CHEZ WALTER STEIGER, on est bottier de père en fils, son père commença en 1932, c’était la première génération; désormais, ses deux fils travaillent avec lui. Entre-temps, le bottier est devenu une grosse pointure. Chez Walter S., le soulier est donc une histoire de famille, mais aussi une histoire de talents en matière de talons, qu’on fait cette saison encore très haut, et à raison. La mode remporte toujours la bataille, même face à des arguments rationnels. Perte d’équilibre, démarche entravée : cela n’empêche pas certaines femmes de continuer à porter des talons toujours plus hauts. A ce sujet, Walter S., véritable architecte du soulier – “c’est la construction et la mise au point du soulier qui m’intéressent” –, a d’ailleurs sa propre théorie. Il y a bien des études qui ont été faites observant un potentiel rapport entre hauteur des talons et état d’esprit de la société, mais il n’y croit pas vraiment; par contre, il parle de son expérience de bottier, lui l’observateur des femmes en contre-plongée.

Comment un objet aussi nécessaire que la chaussure a pu passer dans le domaine de “l’accessoire” ?
C’est un accessoire certes, mais fondamental pour la marche et pour la mode. Car ce sont les chaussures qui font la différence, elles modifient la démarche. Et il y a une mode de la démarche.

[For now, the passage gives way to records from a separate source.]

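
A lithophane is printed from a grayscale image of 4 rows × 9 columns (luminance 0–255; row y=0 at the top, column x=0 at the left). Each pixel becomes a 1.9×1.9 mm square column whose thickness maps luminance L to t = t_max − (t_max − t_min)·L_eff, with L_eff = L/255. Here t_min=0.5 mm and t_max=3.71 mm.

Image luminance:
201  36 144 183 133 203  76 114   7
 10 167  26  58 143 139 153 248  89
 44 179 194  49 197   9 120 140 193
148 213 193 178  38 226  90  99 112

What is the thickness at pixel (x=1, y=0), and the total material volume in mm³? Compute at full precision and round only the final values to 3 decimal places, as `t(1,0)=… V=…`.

span = t_max - t_min = 3.71 - 0.5 = 3.210
L(1,0) = 36, L_eff = 36/255 = 0.141176
t(1,0) = 3.71 - 3.210·0.141176 = 3.257
Σt over all 4·9 pixels = 162049/2125 ≈ 76.2583529
V = pitch²·Σt = 1.9²·162049/2125 = 275.293

t(1,0)=3.257 V=275.293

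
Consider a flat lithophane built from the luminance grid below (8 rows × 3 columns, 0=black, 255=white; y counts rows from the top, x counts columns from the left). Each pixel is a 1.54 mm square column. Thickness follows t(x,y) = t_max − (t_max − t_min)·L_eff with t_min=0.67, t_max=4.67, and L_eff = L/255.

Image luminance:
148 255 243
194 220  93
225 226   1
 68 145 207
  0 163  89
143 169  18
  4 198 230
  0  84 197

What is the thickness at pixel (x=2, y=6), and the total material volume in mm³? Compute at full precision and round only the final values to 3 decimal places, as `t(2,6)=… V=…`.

span = t_max - t_min = 4.67 - 0.67 = 4.000
L(2,6) = 230, L_eff = 230/255 = 0.901961
t(2,6) = 4.67 - 4.000·0.901961 = 1.062
Σt over all 8·3 pixels = 76502/1275 ≈ 60.0015686
V = pitch²·Σt = 1.54²·76502/1275 = 142.300

t(2,6)=1.062 V=142.300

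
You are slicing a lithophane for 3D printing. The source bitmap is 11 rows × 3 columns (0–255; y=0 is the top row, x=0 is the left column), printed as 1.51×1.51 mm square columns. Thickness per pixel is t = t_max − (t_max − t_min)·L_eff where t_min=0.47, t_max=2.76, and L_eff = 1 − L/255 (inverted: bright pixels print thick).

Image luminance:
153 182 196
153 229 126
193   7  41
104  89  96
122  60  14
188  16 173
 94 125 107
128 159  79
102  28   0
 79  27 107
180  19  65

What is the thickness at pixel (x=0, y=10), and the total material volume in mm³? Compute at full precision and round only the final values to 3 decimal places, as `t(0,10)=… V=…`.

t(0,10)=2.086 V=105.823

span = t_max - t_min = 2.76 - 0.47 = 2.290
L(0,10) = 180, L_eff = 1 - 180/255 = 0.294118 (inverted)
t(0,10) = 2.76 - 2.290·0.294118 = 2.086
Σt over all 11·3 pixels = 197249/4250 ≈ 46.4115294
V = pitch²·Σt = 1.51²·197249/4250 = 105.823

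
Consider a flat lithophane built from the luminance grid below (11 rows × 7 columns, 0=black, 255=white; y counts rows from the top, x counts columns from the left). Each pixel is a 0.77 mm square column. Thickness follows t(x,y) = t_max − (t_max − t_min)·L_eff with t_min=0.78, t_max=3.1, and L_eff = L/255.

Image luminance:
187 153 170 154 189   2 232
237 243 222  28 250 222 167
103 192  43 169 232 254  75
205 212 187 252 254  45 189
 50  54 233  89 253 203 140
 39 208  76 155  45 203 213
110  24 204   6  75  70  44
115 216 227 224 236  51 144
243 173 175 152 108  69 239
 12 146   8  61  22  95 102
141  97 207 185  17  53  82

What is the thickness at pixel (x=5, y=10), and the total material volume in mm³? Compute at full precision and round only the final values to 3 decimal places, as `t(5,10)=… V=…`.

span = t_max - t_min = 3.1 - 0.78 = 2.320
L(5,10) = 53, L_eff = 53/255 = 0.207843
t(5,10) = 3.1 - 2.320·0.207843 = 2.618
Σt over all 11·7 pixels = 590611/4250 ≈ 138.9672941
V = pitch²·Σt = 0.77²·590611/4250 = 82.394

t(5,10)=2.618 V=82.394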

Quand j’ai commencé (NdlR, dans les sixties), les talons aiguilles faisaient 6 ou 7 cm de haut, et puis Courrèges est arrivé avec ses bottes à talons plats. J’avais 20 ans, je me suis dit que la femme allait marcher différemment, que plus jamais elle n’aurait de talons aux pieds. Et puis, on est remonté, et on est redescendu. Et vous savez, c’est un peu comme la Bourse, quand ça monte, ça redescend, mais ensuite ça remonte toujours plus haut que ça ne l’était avant.
Il y a quelques années, les talons avec plateformes que l’on voit maintenant en nombre, c’était même vulgaire. Mais voilà, quand c’est la mode qui dicte, c’est beau. Les choses que l’on trouvait vulgaires et impossibles deviennent à la mode. Et c’est là que le phénomène de la mode est incroyable. La mode, c’est l’instant.

Cela veut dire aussi que les codes des “objets mode” s’érodent. Avant, les chaussures à talons et plateformes étaient associées à un certain milieu, celui des call girls, disons-le, mais désormais, les supertalons sont partout, portés par un plus grand nombre. Si l’objet gagne en conformisme, le code qu’il véhiculait avant est aussi moins prégnant.
Le beau est une notion toute relative dans la mode, bien sûr, encore que dans les arts… c’est relatif, aussi. Devient beau ce qui est populaire; on s’habitue. La popularité va rendre les choses belles. Le pouvoir du grand public est énorme. Il n’y pas plus une seule mode comme autrefois : soit vous étiez à côté, soit vous étiez juste. Aujourd’hui, la mode est faite par des multinationales tellement puissantes et tellement publicisées que même si ce qu’elles proposent est différent de la mode des podiums, le public marche. Il n’y a plus qu’une seule mode. En un sens, c’est pas mal, avant, il fallait être juste et à la page.

Cette courbe du talon est une signature, très reconnaissable, qu’on commence à voir chez des concurrents d’ailleurs.
Pour moi, ce talon arrondi est une manière d’aller à l’essentiel, d’épurer encore l’objet. Et puis, vous savez, quand on est copié, c’est bon signe. c’est quand on n’est plus copié que ça ne va plus.

Ce genre de souliers, les porter, c’est une manière, pour les femmes, de devenir Cendrillon. Je porte ces talons, donc je suis une autre femme. En fait, la chaussure à talons indique-t-elle un statut social ? Elle dirait : “Comme je suis en talons, ce n’est pas moi qui fais le ménage et la popote.”
Plus chez nous, plus maintenant. Aujourd’hui, les codes se sont effacés, on peut se promener en espadrilles, et ça ne veut pas dire qu’on n’a pas les moyens. Je me rappelle d’une paire de bottes que j’ai dessinée pour la maison Chloé, à l’époque où Lagerfeld était aux manettes de la marque. Le modèle avait eu un tel succès que des femmes venaient et disaient: “Je vous en paie la moitié ce mois, je viendrai avec le reste le mois prochain, pouvez-vous me les réserver ?” Il leur fallait ces bottes, elles étaient prêtes à faire des sacrifices, c’était un statut, les avoir disait quelque chose d’elles. De nos jours, par contre, en Chine ou en Russie, là, il y a des gens qui font ce genre de sacrifice, car, pour eux, l’objet convoité est indicateur d’un statut social.